There were a few more ads that interested her in the file. She typed in the command for a printout, and went over to the board for news headlines.

On the news menu, the landing on Zizzobar rated News Flash status. She selected the story, and waited through the flashy Martian News logo—a planet with two moons—that showed the source of the news item. The holo which followed was the same footage of the ship descending and the captain emerging and taking off his helmet, with the tedious details of soil and atmosphere tests cut out for brevity.

“Mmm,” Shona said. “Makes it look like you can just unload and go. So why do they need me?” she asked the cat. Harry murmured something, and curled into her lap.

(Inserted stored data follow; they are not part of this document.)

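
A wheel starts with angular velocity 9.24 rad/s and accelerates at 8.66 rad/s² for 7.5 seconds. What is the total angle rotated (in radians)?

θ = ω₀t + ½αt² = 9.24×7.5 + ½×8.66×7.5² = 312.86 rad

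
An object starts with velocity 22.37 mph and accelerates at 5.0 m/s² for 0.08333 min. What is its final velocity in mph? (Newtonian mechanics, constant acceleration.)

v₀ = 22.37 mph × 0.44704 = 10.0003 m/s
t = 0.08333 min × 60.0 = 4.9998 s
v = v₀ + a × t = 10.0003 + 5.0 × 4.9998 = 34.9993 m/s
v = 34.9993 m/s / 0.44704 = 78.29 mph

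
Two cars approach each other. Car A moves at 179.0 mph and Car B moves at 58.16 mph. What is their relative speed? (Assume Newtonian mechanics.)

v_rel = v_A + v_B = 179.0 + 58.16 = 237.16 mph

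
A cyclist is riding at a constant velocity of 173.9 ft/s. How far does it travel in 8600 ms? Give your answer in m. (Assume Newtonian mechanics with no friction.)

v = 173.9 ft/s × 0.3048 = 53.0047 m/s
t = 8600 ms × 0.001 = 8.6 s
d = v × t = 53.0047 × 8.6 = 455.8 m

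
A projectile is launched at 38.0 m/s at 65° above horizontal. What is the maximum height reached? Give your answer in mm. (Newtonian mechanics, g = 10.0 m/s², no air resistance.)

H = v₀² × sin²(θ) / (2g) = 38.0² × sin(65°)² / (2 × 10.0) = 1444.0 × 0.821394 / 20.0 = 59.3046 m
H = 59.3046 m / 0.001 = 59300 mm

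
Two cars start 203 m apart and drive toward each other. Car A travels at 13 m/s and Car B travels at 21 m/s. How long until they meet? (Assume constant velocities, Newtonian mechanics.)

Combined speed: v_combined = 13 + 21 = 34 m/s
Time to meet: t = d/v_combined = 203/34 = 5.97 s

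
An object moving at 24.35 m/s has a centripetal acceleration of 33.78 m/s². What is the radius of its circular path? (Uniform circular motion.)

r = v²/a_c = 24.35²/33.78 = 17.55 m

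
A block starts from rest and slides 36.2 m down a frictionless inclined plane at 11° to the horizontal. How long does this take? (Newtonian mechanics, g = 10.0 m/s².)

a = g sin(θ) = 10.0 × sin(11°) = 1.9081 m/s²
t = √(2d/a) = √(2 × 36.2 / 1.9081) = 6.16 s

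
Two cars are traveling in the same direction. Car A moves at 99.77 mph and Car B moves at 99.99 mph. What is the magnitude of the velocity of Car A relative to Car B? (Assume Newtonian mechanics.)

v_rel = |v_A - v_B| = |99.77 - 99.99| = 0.22 mph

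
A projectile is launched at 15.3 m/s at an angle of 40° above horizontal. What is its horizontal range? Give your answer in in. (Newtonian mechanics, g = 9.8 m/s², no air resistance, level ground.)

R = v₀² × sin(2θ) / g = 15.3² × sin(2 × 40°) / 9.8 = 234.09 × 0.984808 / 9.8 = 23.5238 m
R = 23.5238 m / 0.0254 = 926.1 in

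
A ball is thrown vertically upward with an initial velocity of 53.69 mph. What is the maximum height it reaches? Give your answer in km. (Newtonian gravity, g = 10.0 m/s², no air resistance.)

v₀ = 53.69 mph × 0.44704 = 24.0016 m/s
h_max = v₀² / (2g) = 24.0016² / (2 × 10.0) = 576.077 / 20.0 = 28.8039 m
h_max = 28.8039 m / 1000.0 = 0.0288 km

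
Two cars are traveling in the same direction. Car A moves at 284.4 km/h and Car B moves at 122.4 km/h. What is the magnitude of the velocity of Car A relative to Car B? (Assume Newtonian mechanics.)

v_rel = |v_A - v_B| = |284.4 - 122.4| = 162.0 km/h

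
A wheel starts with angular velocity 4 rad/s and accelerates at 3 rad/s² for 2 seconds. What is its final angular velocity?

ω = ω₀ + αt = 4 + 3 × 2 = 10 rad/s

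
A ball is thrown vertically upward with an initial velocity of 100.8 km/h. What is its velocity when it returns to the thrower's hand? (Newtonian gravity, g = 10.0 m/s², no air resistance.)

By conservation of energy (no air resistance), the ball returns to the throw height with the same speed as launch, but directed downward.
|v_ground| = v₀ = 100.8 km/h
v_ground = 100.8 km/h (downward)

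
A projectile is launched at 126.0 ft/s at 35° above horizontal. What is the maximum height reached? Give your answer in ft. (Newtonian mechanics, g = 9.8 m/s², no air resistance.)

v₀ = 126.0 ft/s × 0.3048 = 38.4048 m/s
H = v₀² × sin²(θ) / (2g) = 38.4048² × sin(35°)² / (2 × 9.8) = 1474.93 × 0.32899 / 19.6 = 24.757 m
H = 24.757 m / 0.3048 = 81.22 ft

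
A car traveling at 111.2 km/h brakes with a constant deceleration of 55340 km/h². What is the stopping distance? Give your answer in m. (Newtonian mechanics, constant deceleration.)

v₀ = 111.2 km/h × 0.2777777777777778 = 30.8889 m/s
a = 55340 km/h² × 7.716049382716049e-05 = 4.27006 m/s²
d = v₀² / (2a) = 30.8889² / (2 × 4.27006) = 954.124 / 8.54012 = 111.7 m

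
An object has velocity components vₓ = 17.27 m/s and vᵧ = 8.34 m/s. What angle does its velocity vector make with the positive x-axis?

θ = arctan(vᵧ/vₓ) = arctan(8.34/17.27) = 25.78°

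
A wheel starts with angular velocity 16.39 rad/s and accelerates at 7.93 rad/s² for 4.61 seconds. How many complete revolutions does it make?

θ = ω₀t + ½αt² = 16.39×4.61 + ½×7.93×4.61² = 159.8224765 rad
Total revolutions = θ/(2π) = 159.8224765/(2π) = 25.44
Complete revolutions = ⌊25.44⌋ = 25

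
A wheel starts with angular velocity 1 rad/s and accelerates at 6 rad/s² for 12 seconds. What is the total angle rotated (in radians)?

θ = ω₀t + ½αt² = 1×12 + ½×6×12² = 444.0 rad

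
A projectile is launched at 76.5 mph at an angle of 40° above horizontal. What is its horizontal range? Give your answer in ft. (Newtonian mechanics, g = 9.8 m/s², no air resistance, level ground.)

v₀ = 76.5 mph × 0.44704 = 34.1986 m/s
R = v₀² × sin(2θ) / g = 34.1986² × sin(2 × 40°) / 9.8 = 1169.54 × 0.984808 / 9.8 = 117.528 m
R = 117.528 m / 0.3048 = 385.6 ft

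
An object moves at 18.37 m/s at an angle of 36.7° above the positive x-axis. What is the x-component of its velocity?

vₓ = v cos(θ) = 18.37 × cos(36.7°) = 14.73 m/s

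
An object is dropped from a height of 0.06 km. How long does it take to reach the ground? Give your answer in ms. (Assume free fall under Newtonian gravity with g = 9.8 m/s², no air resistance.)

h = 0.06 km × 1000.0 = 60.0 m
t = √(2h/g) = √(2 × 60.0 / 9.8) = 3.49927 s
t = 3.49927 s / 0.001 = 3499 ms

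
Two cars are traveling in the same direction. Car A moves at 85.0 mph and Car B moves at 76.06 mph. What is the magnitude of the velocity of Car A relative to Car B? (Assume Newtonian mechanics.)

v_rel = |v_A - v_B| = |85.0 - 76.06| = 8.94 mph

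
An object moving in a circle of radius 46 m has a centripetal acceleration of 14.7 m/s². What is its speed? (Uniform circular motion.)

v = √(a_c × r) = √(14.7 × 46) = 26.0 m/s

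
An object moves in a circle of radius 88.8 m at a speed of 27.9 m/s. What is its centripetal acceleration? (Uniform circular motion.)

a_c = v²/r = 27.9²/88.8 = 778.41/88.8 = 8.77 m/s²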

“Is that the news?” Chirwl asked, climbing down the wall from his pouch. He scurried across the floor to join her.

“Yes, it is,” Shona said, patting the bed behind her. “Come on up.” She scrolled through the headlines, passing up uninteresting headlines for stories she wanted to see. “Sports scores, no; trade meetings on Alpha, no. What’s this? New child-care restrictions? Not yet!”

“They will restrict who can take care of children?” Chirwl inquired, rolling over to sit on his tail with his hands clasped over his belly.

“Not exactly,” Shona said grimly. She chose the headline, and waited.

The screen changed to a Martian News logo over footage of a protest march before a large, official-looking dome building. As the logo disappeared, Shona could read the signs the protesters carried: “Space is No Place for Our Youth”; “Restrict Export of Our Most Precious Commodity.”

Off-camera the news reader said, “The Child Protection League, shown here at a rally in Dome Number One, saw its demands answered in this morning’s session of the Martian Congress when a bill, sponsored by Senator Bryan Culsen, was passed into law prohibiting pregnant mothers or the parent in custody of children under age eighteen from leaving Mars. It is said to be in the best interests of children to have a stable environment while growing up.”

“This will keep innocent youth from being galloped around the galaxy without any sense of home or permanence,” a man’s voice said.

“Senator Culsen was quoted as saying,” the news presenter continued over the video, which changed to a scene of a chamber with crowds packing semicircular tiers of seats listening to a man standing at the podium in the center of the arena. “An exception will be made for families departing on permanent colony assignments. The law is expected to take effect within the next month.” The scene changed once again to the protest marchers.

“What?” Shona demanded, leaning in toward the tank. “I’m glad I’ve already got passage off-planet. I’d better see if I can get my departure date moved up so we can get out of here soonest.”

“Do they not think you will care for your own young correctly wherever you are?” Chirwl asked, screwing up his muzzle as Shona reached over to the console to replay the news announcement.

Shona listened to the report twice through, and shook her head. “I’m going to do something about this. No one is going to keep me and my baby out of space.”